Czytam dużo i właściwie wszystko, dlatego też dużo wymagam. Lubię powieści logiczne, dobrze przemyślane i takie, które pozwalają oderwać myśli od rzeczywistości. Daniel Komorowski swoim "Szklarzem" wstrzelił się idealnie, ale też zaskoczył mnie solidnie, ponieważ wyrwał dla siebie kawałek tortu, którego mało kto ruszał. I bynajmniej nie był on niestrawny! Ba! Rzekłabym, że był smakowity dla czytelników szukających mocnych wrażeń.
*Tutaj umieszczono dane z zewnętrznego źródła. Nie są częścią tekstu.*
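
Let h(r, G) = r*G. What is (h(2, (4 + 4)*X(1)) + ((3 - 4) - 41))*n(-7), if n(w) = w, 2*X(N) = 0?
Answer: 294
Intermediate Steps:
X(N) = 0 (X(N) = (½)*0 = 0)
h(r, G) = G*r
(h(2, (4 + 4)*X(1)) + ((3 - 4) - 41))*n(-7) = (((4 + 4)*0)*2 + ((3 - 4) - 41))*(-7) = ((8*0)*2 + (-1 - 41))*(-7) = (0*2 - 42)*(-7) = (0 - 42)*(-7) = -42*(-7) = 294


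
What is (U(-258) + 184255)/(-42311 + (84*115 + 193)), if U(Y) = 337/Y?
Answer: -47537453/8374164 ≈ -5.6767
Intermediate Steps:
(U(-258) + 184255)/(-42311 + (84*115 + 193)) = (337/(-258) + 184255)/(-42311 + (84*115 + 193)) = (337*(-1/258) + 184255)/(-42311 + (9660 + 193)) = (-337/258 + 184255)/(-42311 + 9853) = (47537453/258)/(-32458) = (47537453/258)*(-1/32458) = -47537453/8374164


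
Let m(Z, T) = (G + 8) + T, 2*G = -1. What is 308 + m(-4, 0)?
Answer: 631/2 ≈ 315.50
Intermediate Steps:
G = -1/2 (G = (1/2)*(-1) = -1/2 ≈ -0.50000)
m(Z, T) = 15/2 + T (m(Z, T) = (-1/2 + 8) + T = 15/2 + T)
308 + m(-4, 0) = 308 + (15/2 + 0) = 308 + 15/2 = 631/2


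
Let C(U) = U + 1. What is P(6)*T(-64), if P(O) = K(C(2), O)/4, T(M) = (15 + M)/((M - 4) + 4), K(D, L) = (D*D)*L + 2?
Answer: 343/32 ≈ 10.719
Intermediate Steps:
C(U) = 1 + U
K(D, L) = 2 + L*D² (K(D, L) = D²*L + 2 = L*D² + 2 = 2 + L*D²)
T(M) = (15 + M)/M (T(M) = (15 + M)/((-4 + M) + 4) = (15 + M)/M)
P(O) = ½ + 9*O/4 (P(O) = (2 + O*(1 + 2)²)/4 = (2 + O*3²)*(¼) = (2 + O*9)*(¼) = (2 + 9*O)*(¼) = ½ + 9*O/4)
P(6)*T(-64) = (½ + (9/4)*6)*((15 - 64)/(-64)) = (½ + 27/2)*(-1/64*(-49)) = 14*(49/64) = 343/32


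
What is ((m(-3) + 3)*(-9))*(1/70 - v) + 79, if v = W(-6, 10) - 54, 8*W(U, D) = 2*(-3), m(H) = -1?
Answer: -63473/70 ≈ -906.76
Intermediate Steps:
W(U, D) = -¾ (W(U, D) = (2*(-3))/8 = (⅛)*(-6) = -¾)
v = -219/4 (v = -¾ - 54 = -219/4 ≈ -54.750)
((m(-3) + 3)*(-9))*(1/70 - v) + 79 = ((-1 + 3)*(-9))*(1/70 - 1*(-219/4)) + 79 = (2*(-9))*(1/70 + 219/4) + 79 = -18*7667/140 + 79 = -69003/70 + 79 = -63473/70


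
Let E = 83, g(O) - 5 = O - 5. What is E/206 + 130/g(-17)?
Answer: -25369/3502 ≈ -7.2441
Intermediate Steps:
g(O) = O (g(O) = 5 + (O - 5) = 5 + (-5 + O) = O)
E/206 + 130/g(-17) = 83/206 + 130/(-17) = 83*(1/206) + 130*(-1/17) = 83/206 - 130/17 = -25369/3502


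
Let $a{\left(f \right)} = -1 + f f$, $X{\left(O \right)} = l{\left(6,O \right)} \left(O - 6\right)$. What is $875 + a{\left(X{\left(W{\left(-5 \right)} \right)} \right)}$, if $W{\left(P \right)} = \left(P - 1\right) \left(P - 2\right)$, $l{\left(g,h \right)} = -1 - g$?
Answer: $64378$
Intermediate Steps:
$W{\left(P \right)} = \left(-1 + P\right) \left(-2 + P\right)$
$X{\left(O \right)} = 42 - 7 O$ ($X{\left(O \right)} = \left(-1 - 6\right) \left(O - 6\right) = \left(-1 - 6\right) \left(-6 + O\right) = - 7 \left(-6 + O\right) = 42 - 7 O$)
$a{\left(f \right)} = -1 + f^{2}$
$875 + a{\left(X{\left(W{\left(-5 \right)} \right)} \right)} = 875 - \left(1 - \left(42 - 7 \left(2 + \left(-5\right)^{2} - -15\right)\right)^{2}\right) = 875 - \left(1 - \left(42 - 7 \left(2 + 25 + 15\right)\right)^{2}\right) = 875 - \left(1 - \left(42 - 294\right)^{2}\right) = 875 - \left(1 - \left(-252\right)^{2}\right) = 875 + \left(-1 + 63504\right) = 875 + 63503 = 64378$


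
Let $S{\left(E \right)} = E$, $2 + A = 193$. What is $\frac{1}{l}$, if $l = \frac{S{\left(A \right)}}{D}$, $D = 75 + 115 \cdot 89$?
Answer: $\frac{10310}{191} \approx 53.979$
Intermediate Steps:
$A = 191$ ($A = -2 + 193 = 191$)
$D = 10310$ ($D = 75 + 10235 = 10310$)
$l = \frac{191}{10310} \approx 0.018526$
$\frac{1}{l} = \frac{1}{\frac{191}{10310}} = \frac{10310}{191}$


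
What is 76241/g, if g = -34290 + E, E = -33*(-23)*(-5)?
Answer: -76241/38085 ≈ -2.0019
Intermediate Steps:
E = -3795 (E = 759*(-5) = -3795)
g = -38085 (g = -34290 - 3795 = -38085)
76241/g = 76241/(-38085) = 76241*(-1/38085) = -76241/38085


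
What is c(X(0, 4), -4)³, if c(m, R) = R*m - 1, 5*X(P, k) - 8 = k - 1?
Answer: -117649/125 ≈ -941.19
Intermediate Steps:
X(P, k) = 7/5 + k/5 (X(P, k) = 8/5 + (k - 1)/5 = 8/5 + (-1 + k)/5 = 8/5 + (-⅕ + k/5) = 7/5 + k/5)
c(m, R) = -1 + R*m
c(X(0, 4), -4)³ = (-1 - 4*(7/5 + (⅕)*4))³ = (-1 - 4*(7/5 + ⅘))³ = (-1 - 4*11/5)³ = (-1 - 44/5)³ = (-49/5)³ = -117649/125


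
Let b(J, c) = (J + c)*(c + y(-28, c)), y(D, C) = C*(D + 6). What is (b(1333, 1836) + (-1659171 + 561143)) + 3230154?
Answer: -120051838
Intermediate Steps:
y(D, C) = C*(6 + D)
b(J, c) = -21*c*(J + c) (b(J, c) = (J + c)*(c + c*(6 - 28)) = (J + c)*(c + c*(-22)) = (J + c)*(c - 22*c) = (J + c)*(-21*c) = -21*c*(J + c))
(b(1333, 1836) + (-1659171 + 561143)) + 3230154 = (21*1836*(-1*1333 - 1*1836) + (-1659171 + 561143)) + 3230154 = (21*1836*(-1333 - 1836) - 1098028) + 3230154 = (21*1836*(-3169) - 1098028) + 3230154 = (-122183964 - 1098028) + 3230154 = -123281992 + 3230154 = -120051838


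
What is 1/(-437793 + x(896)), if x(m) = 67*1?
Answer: -1/437726 ≈ -2.2845e-6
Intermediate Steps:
x(m) = 67
1/(-437793 + x(896)) = 1/(-437793 + 67) = 1/(-437726) = -1/437726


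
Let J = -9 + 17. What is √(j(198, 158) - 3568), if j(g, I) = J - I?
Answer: 13*I*√22 ≈ 60.975*I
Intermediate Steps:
J = 8
j(g, I) = 8 - I
√(j(198, 158) - 3568) = √((8 - 1*158) - 3568) = √((8 - 158) - 3568) = √(-150 - 3568) = √(-3718) = 13*I*√22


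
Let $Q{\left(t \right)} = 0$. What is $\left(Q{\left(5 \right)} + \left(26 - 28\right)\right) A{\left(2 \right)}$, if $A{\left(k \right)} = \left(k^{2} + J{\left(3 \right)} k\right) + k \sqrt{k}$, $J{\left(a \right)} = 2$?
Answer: $-16 - 4 \sqrt{2} \approx -21.657$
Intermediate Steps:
$A{\left(k \right)} = k^{2} + k^{\frac{3}{2}} + 2 k$ ($A{\left(k \right)} = \left(k^{2} + 2 k\right) + k \sqrt{k} = \left(k^{2} + 2 k\right) + k^{\frac{3}{2}} = k^{2} + k^{\frac{3}{2}} + 2 k$)
$\left(Q{\left(5 \right)} + \left(26 - 28\right)\right) A{\left(2 \right)} = \left(0 + \left(26 - 28\right)\right) \left(2^{2} + 2^{\frac{3}{2}} + 2 \cdot 2\right) = \left(0 - 2\right) \left(4 + 2 \sqrt{2} + 4\right) = - 2 \left(8 + 2 \sqrt{2}\right) = -16 - 4 \sqrt{2}$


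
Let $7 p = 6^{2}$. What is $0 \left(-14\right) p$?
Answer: $0$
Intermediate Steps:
$p = \frac{36}{7}$ ($p = \frac{6^{2}}{7} = \frac{1}{7} \cdot 36 = \frac{36}{7} \approx 5.1429$)
$0 \left(-14\right) p = 0 \left(-14\right) \frac{36}{7} = 0 \cdot \frac{36}{7} = 0$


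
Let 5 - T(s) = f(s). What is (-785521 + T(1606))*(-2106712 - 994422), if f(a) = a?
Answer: 2440970796348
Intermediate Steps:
T(s) = 5 - s
(-785521 + T(1606))*(-2106712 - 994422) = (-785521 + (5 - 1*1606))*(-2106712 - 994422) = (-785521 + (5 - 1606))*(-3101134) = (-785521 - 1601)*(-3101134) = -787122*(-3101134) = 2440970796348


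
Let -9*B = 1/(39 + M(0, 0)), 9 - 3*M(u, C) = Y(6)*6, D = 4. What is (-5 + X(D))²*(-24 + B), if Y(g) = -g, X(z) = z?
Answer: -11665/486 ≈ -24.002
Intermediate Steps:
M(u, C) = 15 (M(u, C) = 3 - (-1*6)*6/3 = 3 - (-2)*6 = 3 - ⅓*(-36) = 3 + 12 = 15)
B = -1/486 (B = -1/(9*(39 + 15)) = -⅑/54 = -⅑*1/54 = -1/486 ≈ -0.0020576)
(-5 + X(D))²*(-24 + B) = (-5 + 4)²*(-24 - 1/486) = (-1)²*(-11665/486) = 1*(-11665/486) = -11665/486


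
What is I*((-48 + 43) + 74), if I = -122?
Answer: -8418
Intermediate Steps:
I*((-48 + 43) + 74) = -122*((-48 + 43) + 74) = -122*(-5 + 74) = -122*69 = -8418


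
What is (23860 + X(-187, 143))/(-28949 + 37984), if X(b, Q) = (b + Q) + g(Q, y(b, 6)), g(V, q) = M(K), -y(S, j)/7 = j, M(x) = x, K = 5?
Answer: 23821/9035 ≈ 2.6365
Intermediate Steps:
y(S, j) = -7*j
g(V, q) = 5
X(b, Q) = 5 + Q + b (X(b, Q) = (b + Q) + 5 = (Q + b) + 5 = 5 + Q + b)
(23860 + X(-187, 143))/(-28949 + 37984) = (23860 + (5 + 143 - 187))/(-28949 + 37984) = (23860 - 39)/9035 = 23821*(1/9035) = 23821/9035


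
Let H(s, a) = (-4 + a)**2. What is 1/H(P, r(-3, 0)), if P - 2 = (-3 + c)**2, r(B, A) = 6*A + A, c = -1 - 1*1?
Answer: 1/16 ≈ 0.062500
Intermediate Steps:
c = -2 (c = -1 - 1 = -2)
r(B, A) = 7*A
P = 27 (P = 2 + (-3 - 2)**2 = 2 + (-5)**2 = 2 + 25 = 27)
1/H(P, r(-3, 0)) = 1/((-4 + 7*0)**2) = 1/((-4 + 0)**2) = 1/((-4)**2) = 1/16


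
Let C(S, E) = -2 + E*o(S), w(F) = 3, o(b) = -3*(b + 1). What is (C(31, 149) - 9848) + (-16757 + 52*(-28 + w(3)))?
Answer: -42211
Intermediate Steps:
o(b) = -3 - 3*b (o(b) = -3*(1 + b) = -3 - 3*b)
C(S, E) = -2 + E*(-3 - 3*S)
(C(31, 149) - 9848) + (-16757 + 52*(-28 + w(3))) = ((-2 - 3*149*(1 + 31)) - 9848) + (-16757 + 52*(-28 + 3)) = ((-2 - 3*149*32) - 9848) + (-16757 + 52*(-25)) = ((-2 - 14304) - 9848) + (-16757 - 1300) = (-14306 - 9848) - 18057 = -24154 - 18057 = -42211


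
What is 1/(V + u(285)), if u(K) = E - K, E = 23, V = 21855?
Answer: 1/21593 ≈ 4.6311e-5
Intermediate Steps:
u(K) = 23 - K
1/(V + u(285)) = 1/(21855 + (23 - 1*285)) = 1/(21855 + (23 - 285)) = 1/(21855 - 262) = 1/21593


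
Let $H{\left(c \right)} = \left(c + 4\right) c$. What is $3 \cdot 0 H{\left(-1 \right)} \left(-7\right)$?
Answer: $0$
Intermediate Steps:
$H{\left(c \right)} = c \left(4 + c\right)$ ($H{\left(c \right)} = \left(4 + c\right) c = c \left(4 + c\right)$)
$3 \cdot 0 H{\left(-1 \right)} \left(-7\right) = 3 \cdot 0 \left(- (4 - 1)\right) \left(-7\right) = 0 \left(\left(-1\right) 3\right) \left(-7\right) = 0 \left(-3\right) \left(-7\right) = 0 \left(-7\right) = 0$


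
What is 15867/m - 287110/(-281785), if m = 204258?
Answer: 4207706465/3837122702 ≈ 1.0966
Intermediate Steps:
15867/m - 287110/(-281785) = 15867/204258 - 287110/(-281785) = 15867*(1/204258) - 287110*(-1/281785) = 5289/68086 + 57422/56357 = 4207706465/3837122702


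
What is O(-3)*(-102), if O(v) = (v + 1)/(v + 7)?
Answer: 51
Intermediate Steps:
O(v) = (1 + v)/(7 + v)
O(-3)*(-102) = ((1 - 3)/(7 - 3))*(-102) = (-2/4)*(-102) = ((1/4)*(-2))*(-102) = -1/2*(-102) = 51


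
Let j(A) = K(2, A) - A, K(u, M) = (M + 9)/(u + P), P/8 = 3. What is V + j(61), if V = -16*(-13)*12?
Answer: 31690/13 ≈ 2437.7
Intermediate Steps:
P = 24 (P = 8*3 = 24)
V = 2496 (V = 208*12 = 2496)
K(u, M) = (9 + M)/(24 + u) (K(u, M) = (M + 9)/(u + 24) = (9 + M)/(24 + u))
j(A) = 9/26 - 25*A/26 (j(A) = (9 + A)/(24 + 2) - A = (9 + A)/26 - A = (9/26 + A/26) - A = 9/26 - 25*A/26)
V + j(61) = 2496 + (9/26 - 25/26*61) = 2496 + (9/26 - 1525/26) = 2496 - 758/13 = 31690/13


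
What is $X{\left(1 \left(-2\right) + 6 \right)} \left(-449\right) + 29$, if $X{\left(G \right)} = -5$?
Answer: $2274$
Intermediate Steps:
$X{\left(1 \left(-2\right) + 6 \right)} \left(-449\right) + 29 = \left(-5\right) \left(-449\right) + 29 = 2245 + 29 = 2274$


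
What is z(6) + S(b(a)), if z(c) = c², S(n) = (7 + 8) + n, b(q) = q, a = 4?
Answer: 55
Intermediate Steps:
S(n) = 15 + n
z(6) + S(b(a)) = 6² + (15 + 4) = 36 + 19 = 55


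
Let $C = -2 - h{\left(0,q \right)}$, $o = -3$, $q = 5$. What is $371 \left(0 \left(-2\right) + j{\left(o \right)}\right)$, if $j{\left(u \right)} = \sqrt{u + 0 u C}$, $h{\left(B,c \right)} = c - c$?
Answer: $371 i \sqrt{3} \approx 642.59 i$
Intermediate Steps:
$h{\left(B,c \right)} = 0$
$C = -2$ ($C = -2 - 0 = -2 + 0 = -2$)
$j{\left(u \right)} = \sqrt{u}$ ($j{\left(u \right)} = \sqrt{u + 0 u \left(-2\right)} = \sqrt{u + 0 \left(-2\right)} = \sqrt{u + 0} = \sqrt{u}$)
$371 \left(0 \left(-2\right) + j{\left(o \right)}\right) = 371 \left(0 \left(-2\right) + \sqrt{-3}\right) = 371 \left(0 + i \sqrt{3}\right) = 371 i \sqrt{3}$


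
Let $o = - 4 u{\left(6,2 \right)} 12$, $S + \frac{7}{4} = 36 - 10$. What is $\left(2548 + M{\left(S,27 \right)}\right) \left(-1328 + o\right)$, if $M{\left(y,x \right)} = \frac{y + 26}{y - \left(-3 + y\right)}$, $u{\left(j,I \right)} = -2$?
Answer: $-3159772$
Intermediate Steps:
$S = \frac{97}{4}$ ($S = - \frac{7}{4} + \left(36 - 10\right) = - \frac{7}{4} + 26 = \frac{97}{4} \approx 24.25$)
$o = 96$ ($o = \left(-4\right) \left(-2\right) 12 = 8 \cdot 12 = 96$)
$M{\left(y,x \right)} = \frac{26}{3} + \frac{y}{3}$ ($M{\left(y,x \right)} = \frac{26 + y}{3} = \left(26 + y\right) \frac{1}{3} = \frac{26}{3} + \frac{y}{3}$)
$\left(2548 + M{\left(S,27 \right)}\right) \left(-1328 + o\right) = \left(2548 + \left(\frac{26}{3} + \frac{1}{3} \cdot \frac{97}{4}\right)\right) \left(-1328 + 96\right) = \left(2548 + \left(\frac{26}{3} + \frac{97}{12}\right)\right) \left(-1232\right) = \left(2548 + \frac{67}{4}\right) \left(-1232\right) = \frac{10259}{4} \left(-1232\right) = -3159772$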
W bliżej nieokreślonej miejscowości dochodzi do brutalnego morderstwa. Miejscowy dziennikarz, dzięki łamigłówce zostawionej mu na wycieraczce, odnajduje zwłoki młodego mężczyzny. Dzięki materiałom zebranym na miejscu zbrodni, udaje mu się napisać reportaż niemal doskonały, co daje mu rozgłos i szacunek wśród kolegów i koleżanek po piórze. Szybko okazuje się jednak, że Adam Labuda znajduje przed drzwiami mieszkania kolejne wskazówki, a ciał zmasakrowanych przez opętanego żądzą krwi mordercę przybywa.
To była wartka niczym strumień opowieść złożona ze zła w czystej, nieskażonej postaci. Trup, unurzany w posoce ściele się gęsto. Brutalność i okrucieństwo kładzie się cieniem na dawno zadane pytanie: czy człowiek bardzo różni się od zwierząt? A wiara w ludzkość zostaje zachwiana dość mocno. Wszystko to w kilkuset stronach mocnej, kryminalnej powieści, która nie dość, że trzyma w napięciu, to jeszcze zaskakuje pomysłem.
Nie znajdziecie tu elementów, które krok po kroku doprowadzą Was do mordercy. Tu trzeba trochę pomyśleć i wyjść poza schemat. I choć przyznać się muszę, że szybko zorientowałam się kim jest morderca, to jednak nie do końca miałam rację. I więcej zdradzać nie będę, żeby nie odbierać Wam radości z powolnego odkrywania kart.
Świeża, trudna i niewygodna w odbiorze to lektura, ale niesie ze sobą ogromną nadzieję na to, że kryminały i thrillery wkraczają właśnie na nową, interesująca ścieżkę! Czekam na tom drugi z wypiekami!